Il modo più facile per farli smettere? Appiccare un incendio.

Perlustro il perimetro alla ricerca di possibili fonti: la recinzione del campo da calcetto è costellata di ghirlande di raso rosse e gialle, potrebbe bastare un accendino, però sono troppo distanti l'una dall'altra, dovrei appiccarle una ad una; alla mia destra c'è il palco con la banda, è di legno verniciato d'impregnante, materiale altamente infiammabile, potrei cospargerlo di benzina e il gioco è fatto, ma gli strumenti musicali sono principalmente ottoni e fondono a una temperatura superiore ai milleduecento gradi, troppo per le risorse che ho a disposizione. Dal lato opposto ci sono le cucine, per i fornelli mobili usano bombole di gas e con tutto quel butano e propano farebbero un bel botto, avrebbero lo stesso effetto di una bomba, però i contenitori sono in acciaio rinforzato, farli esplodere richiede tempo.

«Perché hai quell'espressione assassina?» Gabriele arriva al tavolo con due birre fresche, me ne porge una e si siede al mio fianco.

Fosse per me darei fuoco all'intero campo sportivo, tromboni, bandiere tricolore, sindaco e cittadini compresi. Peccato che le trombe che squillano stiano celebrando me, che le bandiere italiane siano il simbolo che porto spillato sulla divisa, che il sindaco, nonché mio padre, sia qui per premiare me, e che i miei compaesani siano arrivati in massa per onorare gli eroi di Borgo Unito, me compreso.

Peccato che se facessi davvero scoppiare un incendio, è me che la gente chiamerebbe per domarlo.

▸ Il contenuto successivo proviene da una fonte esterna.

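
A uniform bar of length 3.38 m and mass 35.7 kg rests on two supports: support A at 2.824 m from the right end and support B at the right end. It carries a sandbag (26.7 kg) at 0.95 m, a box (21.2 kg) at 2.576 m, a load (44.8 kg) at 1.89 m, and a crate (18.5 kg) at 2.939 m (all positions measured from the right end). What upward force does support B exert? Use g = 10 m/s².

Choose support A as the axis so its reaction then has zero moment arm.
Beam weight: 35.7 × 10 = 357 N down at 1.69 m → arm 1.134 m, τ = 357 × 1.134 = 404.8 N·m clockwise.
Sandbag: 26.7 × 10 = 267 N down at 0.95 m → arm 1.874 m, τ = 267 × 1.874 = 500.4 N·m clockwise.
Box: 21.2 × 10 = 212 N down at 2.576 m → arm 0.248 m, τ = 212 × 0.248 = 52.58 N·m clockwise.
Load: 44.8 × 10 = 448 N down at 1.89 m → arm 0.934 m, τ = 448 × 0.934 = 418.4 N·m clockwise.
Crate: 18.5 × 10 = 185 N down at 2.939 m → arm 0.115 m, τ = 185 × 0.115 = 21.28 N·m counterclockwise.
Net load moment about support A = 1355 N·m clockwise.
Reaction R at support B is upward at 0 m, arm 2.824 m → moment R × 2.824 counterclockwise.
Setting net torque to zero: R × 2.824 = 1355 → R = 480 N.

R_B ≈ 480 N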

Afferro la mia pinta: «La stoffa del gazebo è di poliestere, basterebbe uno zippo per dare il via». Con un cenno della testa indico il capannello di vecchietti che stazionano sotto al tendone, all'ombra. «Mi dispiace solo per gli anziani che ci stanno sotto, anche se ormai la loro vita l'hanno fatta.»

Gabriele aggrotta la fronte, rimane col bicchiere a mezz'aria. «Sul serio?»

«Alessandro, Gabriele, che piacere vedervi», Don Giacomo, il parroco di Borgo Unito, ci interrompe, si piazza in mezzo a noi, punta il suo Smartphone ultimo modello, «possiamo farci un selfie insieme?», sfodera un sorriso galvanizzato e scatta, senza darci il tempo di opporci.

«Questa la metterò sul giornale della parrocchia.» Osserva lo schermo del telefono con aria compiaciuta. «Ho saputo quello che avete fatto la settimana scorsa, avete tirato fuori da una scarpata un pover'uomo e l'avete rianimato per più di mezz'ora. Siete degli eroi, che Dio vi benedica.»

Ogni volta che lo incontro, Don Giacomo mi ricorda di quando sono stato obbligato a fare il chierichetto, faceva prediche pure sul modo in cui portavo l'ostia, un gendarme del clero.